One implementation with a subtle ACL bug is a bug. Thirty endpoints with three different interpretations of ACL rules is a systemic risk. Each new feature that touches user-scoped data either inherits an existing interpretation (which one?) or invents a new one. Without a standard, the drift accelerates.

They’re invisible when wrong

Access semantics bugs don’t produce errors. They produce data — just the wrong data, or the wrong amount of data. A dashboard that shows 50 users instead of 12 still renders. An analytics page that includes deactivated users still loads. The customer might notice eventually, or they might make decisions on incorrect data for months.

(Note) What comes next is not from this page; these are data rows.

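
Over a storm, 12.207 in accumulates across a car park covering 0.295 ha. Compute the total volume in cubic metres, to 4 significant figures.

914.7 cubic metres

Depth: 12.207 in × 25.4 = 310.0578 mm.
Area: 0.295 ha = 2950 m².
1 mm over 1 m² is 1 L, so volume = 310.0578 × 2950 = 914670.51 L = 914.7 m³.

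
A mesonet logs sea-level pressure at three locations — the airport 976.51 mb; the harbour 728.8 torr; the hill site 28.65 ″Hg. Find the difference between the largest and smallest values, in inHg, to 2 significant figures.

0.19 inHg

the airport: 976.51 mb = 28.8363 inHg.
the harbour: 728.8 mmHg = 28.6929 inHg.
Spread: 28.8363 − 28.6500 = 0.19 inHg.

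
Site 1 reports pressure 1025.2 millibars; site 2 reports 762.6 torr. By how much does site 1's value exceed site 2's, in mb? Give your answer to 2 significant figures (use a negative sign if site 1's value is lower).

site 2: 762.6 mmHg = 1016.717 mb.
Difference: 1025.200 − 1016.717 = 8.5 mb.

8.5 mb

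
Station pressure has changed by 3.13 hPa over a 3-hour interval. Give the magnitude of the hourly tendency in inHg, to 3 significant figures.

0.0308 inHg per hour

3.13 hPa / 3 h × 0.02953 inHg/hPa = 0.0308 inHg/h.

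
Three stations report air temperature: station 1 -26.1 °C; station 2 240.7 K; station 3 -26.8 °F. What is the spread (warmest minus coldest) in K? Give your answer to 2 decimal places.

station 2: 240.7 K = -32.450 °C.
station 3: -26.8 °F = -32.667 °C.
Spread: (-26.100) − (-32.667) = 6.567 °C.

6.57 K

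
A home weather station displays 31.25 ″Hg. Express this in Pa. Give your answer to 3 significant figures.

106000 Pa

1 inHg = 3386.39 Pa, so 31.25 × 3386.39 = 106000 Pa.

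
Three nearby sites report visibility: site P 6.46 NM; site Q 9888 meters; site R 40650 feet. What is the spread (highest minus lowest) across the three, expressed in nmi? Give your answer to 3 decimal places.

1.351 nmi

site Q: 9888 m = 5.33909 nmi.
site R: 40650 ft = 6.69013 nmi.
Spread: 6.69013 − 5.33909 = 1.351 nmi.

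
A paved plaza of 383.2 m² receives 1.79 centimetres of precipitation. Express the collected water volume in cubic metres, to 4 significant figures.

6.859 cubic metres

Depth: 1.79 cm × 10 = 17.9 mm.
1 mm over 1 m² is 1 L, so volume = 17.9 × 383.2 = 6859.28 L = 6.859 m³.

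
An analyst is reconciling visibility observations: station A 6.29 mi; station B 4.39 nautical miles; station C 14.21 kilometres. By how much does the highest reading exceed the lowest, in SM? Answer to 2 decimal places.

station B: 4.39 nmi = 5.0519 SM.
station C: 14.21 km = 8.8297 SM.
Spread: 8.8297 − 5.0519 = 3.78 SM.

3.78 SM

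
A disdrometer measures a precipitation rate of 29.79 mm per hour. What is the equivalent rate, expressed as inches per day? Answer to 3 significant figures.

28.1 in/day

29.79 mm/hour × 0.0393701 in/mm × 24 hour/day = 28.1 in/day.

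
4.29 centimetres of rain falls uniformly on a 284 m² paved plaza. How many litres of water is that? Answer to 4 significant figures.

Depth: 4.29 cm × 10 = 42.9 mm.
1 mm over 1 m² is 1 L, so volume = 42.9 × 284 = 12183.6 L ≈ 12180 L.

12180 litres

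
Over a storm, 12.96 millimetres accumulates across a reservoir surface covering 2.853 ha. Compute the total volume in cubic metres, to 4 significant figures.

369.7 cubic metres

Area: 2.853 ha = 28530 m².
1 mm over 1 m² is 1 L, so volume = 12.96 × 28530 = 369748.8 L = 369.7 m³.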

This invisibility is what makes convention-based access semantics so dangerous. The system never tells you it’s wrong.

The general pattern

If your system has logic that governs data visibility across multiple services or endpoints:

1. Treat it as access semantics, not as filtering. The framing matters. “User filter” sounds like a utility. “Access semantics” sounds like something that needs a specification, review, and tests — because it does.
2. Write the behavioral standard before changing code. Implementation-agnostic, covering all input combinations and edge cases. This is your source of truth and your review artifact.
3. Inventory the drift. Compare every implementation against the standard. Rate severity. Some divergences are silent correctness bugs; some have security implications; some are features you need to preserve.
4. Fix security-relevant divergences immediately. Don’t wait for a full migration. Ship targeted fixes behind feature flags.
5. Converge incrementally. One caller at a time, verified against the standard. Resist the big-bang rewrite — the risk profile of access semantics changes doesn’t tolerate “we’ll fix it if something breaks.”
6. Test combinations, not features. Access semantics interact with other system behaviors (caching, query optimization, feature flags). Test the intersections, not just each dimension in isolation.